I grandi entusiasmi suscitati dalle Giornate di Parigi e di Roma avevano sollevato un po’ di paura: si temeva un appiattimento sulla pastorale del grande evento, a scapito della quotidianità. Più modernamente, in questo periodo si dice che queste occasioni straordinarie non solo servono, ma sono un dono del Signore. La fatica è quella di collegarle a un prima e a un poi, all’ordinarietà. Ma la quotidianità ha bisogno degli eventi e viceversa. È come l’anno liturgico: ci sono Natale, Pasqua, le feste, ma anche la quaresima, l’avvento di preparazione, e il tempo ordinario. Un anno liturgico senza feste sarebbe noiosissimo, un anno in cui si andasse a messa solo a Natale e Pasqua non avrebbe significato. Serve un saggio equilibrio. Se non ci fosse niente prima e dopo sarebbe veramente drammatico.

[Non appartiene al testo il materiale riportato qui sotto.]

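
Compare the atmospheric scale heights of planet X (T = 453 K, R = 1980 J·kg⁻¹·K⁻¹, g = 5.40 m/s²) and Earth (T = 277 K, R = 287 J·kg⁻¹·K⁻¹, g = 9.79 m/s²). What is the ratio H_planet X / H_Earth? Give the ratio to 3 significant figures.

H_planet X/H_Earth ≈ 20.5

H = RT/g for each body.
H_planet X = 1980 × 453 / 5.40 = 166100 m.
H_Earth = 287 × 277 / 9.79 = 8120.4 m.
H_planet X/H_Earth = 166100/8120.4 = 20.455.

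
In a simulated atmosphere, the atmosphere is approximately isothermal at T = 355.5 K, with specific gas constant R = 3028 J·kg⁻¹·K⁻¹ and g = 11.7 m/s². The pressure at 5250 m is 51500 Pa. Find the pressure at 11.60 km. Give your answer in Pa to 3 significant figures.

Scale height: H = RT/g = 3028 × 355.5 / 11.7 = 92005 m.
Between two levels, P₂ = P₁ exp(−Δz/H) with Δz = z₂ − z₁.
Δz = 11600 − 5250.0 = 6350.0 m; Δz/H = 6350.0/92005 = 0.069018.
P₂ = 51500 × exp(−0.069018) = 51500 × 0.93331 = 48065 Pa.

P ≈ 48100 Pa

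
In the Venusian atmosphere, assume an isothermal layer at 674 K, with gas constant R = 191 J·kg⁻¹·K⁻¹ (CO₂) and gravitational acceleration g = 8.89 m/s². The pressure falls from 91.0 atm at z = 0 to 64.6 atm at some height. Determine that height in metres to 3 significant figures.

z ≈ 4960 m

Scale height: H = RT/g = 191 × 674 / 8.89 = 14481 m.
Invert the barometric formula: z = H ln(P₀/P).
P₀/P = 91.0/64.6 = 1.4087; ln(1.4087) = 0.34267.
z = 14481 × 0.34267 = 4962.2 m.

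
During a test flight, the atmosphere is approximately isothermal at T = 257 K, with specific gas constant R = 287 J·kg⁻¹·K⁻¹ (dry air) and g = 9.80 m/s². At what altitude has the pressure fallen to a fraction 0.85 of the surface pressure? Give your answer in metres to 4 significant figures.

z ≈ 1223 m

Scale height: H = RT/g = 287 × 257 / 9.80 = 7526.4 m.
Set P/P₀ = exp(−z/H) = 0.85, so z = −H ln(0.85).
−ln(0.85) = 0.16252; z = 7526.4 × 0.16252 = 1223.2 m.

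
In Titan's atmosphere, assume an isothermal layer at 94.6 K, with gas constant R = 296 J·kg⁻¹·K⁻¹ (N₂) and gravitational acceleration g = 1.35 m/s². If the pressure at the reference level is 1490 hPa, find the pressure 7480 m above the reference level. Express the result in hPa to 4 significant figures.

Scale height: H = RT/g = 296 × 94.6 / 1.35 = 20742 m.
Barometric formula: P = P₀ exp(−z/H).
z/H = 7480.0/20742 = 0.36062; exp(−0.36062) = 0.69724.
P = 1490 × 0.69724 = 1038.9 hPa.

P ≈ 1039 hPa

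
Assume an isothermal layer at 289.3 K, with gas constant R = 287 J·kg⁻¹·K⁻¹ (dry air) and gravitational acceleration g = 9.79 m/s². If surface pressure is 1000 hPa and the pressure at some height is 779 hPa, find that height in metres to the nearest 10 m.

z ≈ 2120 m

Scale height: H = RT/g = 287 × 289.3 / 9.79 = 8481.0 m.
Invert the barometric formula: z = H ln(P₀/P).
P₀/P = 1000/779 = 1.2837; ln(1.2837) = 0.24975.
z = 8481.0 × 0.24975 = 2118.1 m.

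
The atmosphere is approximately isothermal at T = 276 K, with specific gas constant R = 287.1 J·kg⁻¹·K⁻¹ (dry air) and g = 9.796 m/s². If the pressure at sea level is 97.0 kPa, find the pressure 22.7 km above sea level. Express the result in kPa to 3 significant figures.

Scale height: H = RT/g = 287.1 × 276 / 9.796 = 8089.0 m.
Barometric formula: P = P₀ exp(−z/H).
z/H = 22700/8089.0 = 2.8063; exp(−2.8063) = 0.060428.
P = 97.0 × 0.060428 = 5.8615 kPa.

P ≈ 5.86 kPa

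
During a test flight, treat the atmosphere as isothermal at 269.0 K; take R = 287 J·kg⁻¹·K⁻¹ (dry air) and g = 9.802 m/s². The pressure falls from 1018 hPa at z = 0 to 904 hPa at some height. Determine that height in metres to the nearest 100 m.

z ≈ 900 m

Scale height: H = RT/g = 287 × 269.0 / 9.802 = 7876.2 m.
Invert the barometric formula: z = H ln(P₀/P).
P₀/P = 1018/904 = 1.1261; ln(1.1261) = 0.11876.
z = 7876.2 × 0.11876 = 935.38 m.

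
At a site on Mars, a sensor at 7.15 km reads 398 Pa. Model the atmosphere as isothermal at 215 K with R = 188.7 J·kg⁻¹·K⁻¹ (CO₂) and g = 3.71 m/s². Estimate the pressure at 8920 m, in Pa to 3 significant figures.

Scale height: H = RT/g = 188.7 × 215 / 3.71 = 10935 m.
Between two levels, P₂ = P₁ exp(−Δz/H) with Δz = z₂ − z₁.
Δz = 8920.0 − 7150.0 = 1770.0 m; Δz/H = 1770.0/10935 = 0.16187.
P₂ = 398 × exp(−0.16187) = 398 × 0.85055 = 338.52 Pa.

P ≈ 339 Pa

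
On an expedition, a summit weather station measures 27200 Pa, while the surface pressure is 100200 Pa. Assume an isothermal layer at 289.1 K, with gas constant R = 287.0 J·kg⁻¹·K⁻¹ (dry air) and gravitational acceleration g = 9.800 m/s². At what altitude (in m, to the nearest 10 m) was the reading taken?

Scale height: H = RT/g = 287.0 × 289.1 / 9.800 = 8466.5 m.
Invert the barometric formula: z = H ln(P₀/P).
P₀/P = 100200/27200 = 3.6838; ln(3.6838) = 1.3039.
z = 8466.5 × 1.3039 = 11039 m.

z ≈ 11040 m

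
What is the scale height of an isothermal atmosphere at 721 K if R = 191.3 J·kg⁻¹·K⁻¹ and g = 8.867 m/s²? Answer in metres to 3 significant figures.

The scale height of an isothermal atmosphere is H = RT/g.
H = 191.3 × 721 / 8.867 = 137930/8.867 = 15555 m.

H ≈ 15600 m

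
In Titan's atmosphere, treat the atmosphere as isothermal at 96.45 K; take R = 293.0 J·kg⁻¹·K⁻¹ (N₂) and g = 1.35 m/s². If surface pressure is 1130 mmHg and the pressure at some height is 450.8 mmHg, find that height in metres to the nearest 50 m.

Scale height: H = RT/g = 293.0 × 96.45 / 1.35 = 20933 m.
Invert the barometric formula: z = H ln(P₀/P).
P₀/P = 1130/450.8 = 2.5067; ln(2.5067) = 0.91897.
z = 20933 × 0.91897 = 19237 m.

z ≈ 19250 m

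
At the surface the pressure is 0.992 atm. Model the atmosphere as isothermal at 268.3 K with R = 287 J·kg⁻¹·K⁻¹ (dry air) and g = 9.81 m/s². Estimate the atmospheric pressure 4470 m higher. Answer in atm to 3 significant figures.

P ≈ 0.561 atm

Scale height: H = RT/g = 287 × 268.3 / 9.81 = 7849.3 m.
Barometric formula: P = P₀ exp(−z/H).
z/H = 4470.0/7849.3 = 0.56948; exp(−0.56948) = 0.56582.
P = 0.992 × 0.56582 = 0.56129 atm.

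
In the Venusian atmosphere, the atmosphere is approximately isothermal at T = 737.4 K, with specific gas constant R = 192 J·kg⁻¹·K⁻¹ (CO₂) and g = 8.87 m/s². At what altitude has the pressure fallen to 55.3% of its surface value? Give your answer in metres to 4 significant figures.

z ≈ 9456 m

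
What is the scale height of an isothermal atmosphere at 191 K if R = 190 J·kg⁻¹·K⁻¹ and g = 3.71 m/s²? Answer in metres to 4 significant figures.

H ≈ 9782 m

The scale height of an isothermal atmosphere is H = RT/g.
H = 190 × 191 / 3.71 = 36290/3.71 = 9781.7 m.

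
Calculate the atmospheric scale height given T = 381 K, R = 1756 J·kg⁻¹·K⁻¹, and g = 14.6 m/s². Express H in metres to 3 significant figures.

The scale height of an isothermal atmosphere is H = RT/g.
H = 1756 × 381 / 14.6 = 669040/14.6 = 45825 m.

H ≈ 45800 m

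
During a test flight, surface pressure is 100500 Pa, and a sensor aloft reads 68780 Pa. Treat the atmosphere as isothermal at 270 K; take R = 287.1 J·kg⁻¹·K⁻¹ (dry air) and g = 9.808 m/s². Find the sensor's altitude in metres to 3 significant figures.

z ≈ 3000 m

Scale height: H = RT/g = 287.1 × 270 / 9.808 = 7903.4 m.
Invert the barometric formula: z = H ln(P₀/P).
P₀/P = 100500/68780 = 1.4612; ln(1.4612) = 0.37926.
z = 7903.4 × 0.37926 = 2997.4 m.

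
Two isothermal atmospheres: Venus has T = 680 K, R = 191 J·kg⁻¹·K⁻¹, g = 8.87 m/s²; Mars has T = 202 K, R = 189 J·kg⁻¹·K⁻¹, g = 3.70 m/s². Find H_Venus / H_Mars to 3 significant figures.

H_Venus/H_Mars ≈ 1.42

H = RT/g for each body.
H_Venus = 191 × 680 / 8.87 = 14643 m.
H_Mars = 189 × 202 / 3.70 = 10318 m.
H_Venus/H_Mars = 14643/10318 = 1.4192.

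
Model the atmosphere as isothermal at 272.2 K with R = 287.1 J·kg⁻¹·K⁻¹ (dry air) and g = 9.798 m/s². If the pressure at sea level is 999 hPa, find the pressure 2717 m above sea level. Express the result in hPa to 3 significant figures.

Scale height: H = RT/g = 287.1 × 272.2 / 9.798 = 7976.0 m.
Barometric formula: P = P₀ exp(−z/H).
z/H = 2717.0/7976.0 = 0.34065; exp(−0.34065) = 0.71131.
P = 999 × 0.71131 = 710.60 hPa.

P ≈ 711 hPa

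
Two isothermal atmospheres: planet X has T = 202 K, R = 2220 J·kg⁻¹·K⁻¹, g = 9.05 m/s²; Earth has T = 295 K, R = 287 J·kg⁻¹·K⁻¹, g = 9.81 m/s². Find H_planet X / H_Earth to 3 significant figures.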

Quali frutti si attendono da questa Gmg?

Sulla scia dell’idea di Giovanni Paolo II credo che il primo frutto sia per la Chiesa australiana, che assisterà a una vampata di evangelizzazione giovanile, di Spirito Santo nel mondo dei giovani. Quindi, un frutto fuori di noi. Poi, come sempre accade, queste sono occasioni di crescita personale, che hanno ricadute di testimonianza anche al ritorno. A maggior ragione in questo caso in cui le persone che partono sono espressione degli sforzi di intere comunità che le hanno responsabilizzate e sostenute anche per affrontare i costi. Mi piacerebbe molto che i pellegrini tornassero con la spinta a vivere bene l’ultimo anno dell’Agorà, il cammino triennale della Chiesa giovane italiana che si chiude nel 2009 con il tema della cultura. La mia speranza è che i giovani cattolici possano diventare fermento culturale nel loro ambiente di vita.


Il logo

Il logo contiene l’essenza del tema della XXIII Gmg «Avrete forza dallo Spirito Santo che scenderà su di voi e mi sarete testimoni» (At 1,8). La Croce centrale rappresenta Cristo e la vita di testimonianza che lo Spirito Santo ci aiuta a vivere. Il riferimento è alla passione del cuore di Gesù, versata dalla Croce sul mondo e che arde nel cuore dei giovani. Il bianco della Croce indica che Gesù è la luce del mondo.
Le fiamme evocano la discesa in lingue di fuoco dello Spirito Santo a Pentecoste. Esse rappresentano il sacramento della Cresima e i doni dello Spirito Santo.
I colori rosso, giallo e arancio richiamano la Trinità e l’Unità di Dio e ricordano i paesaggi dell’entroterra australiano. Il blu rappresenta gli oceani che circondano l’Australia, le acque del Battesimo, il mare dell’umanità e Maria, piena di grazia. Nel logo anche l’Opera House, simbolo di Sydney, città che ospita la Giornata mondiale della gioventù.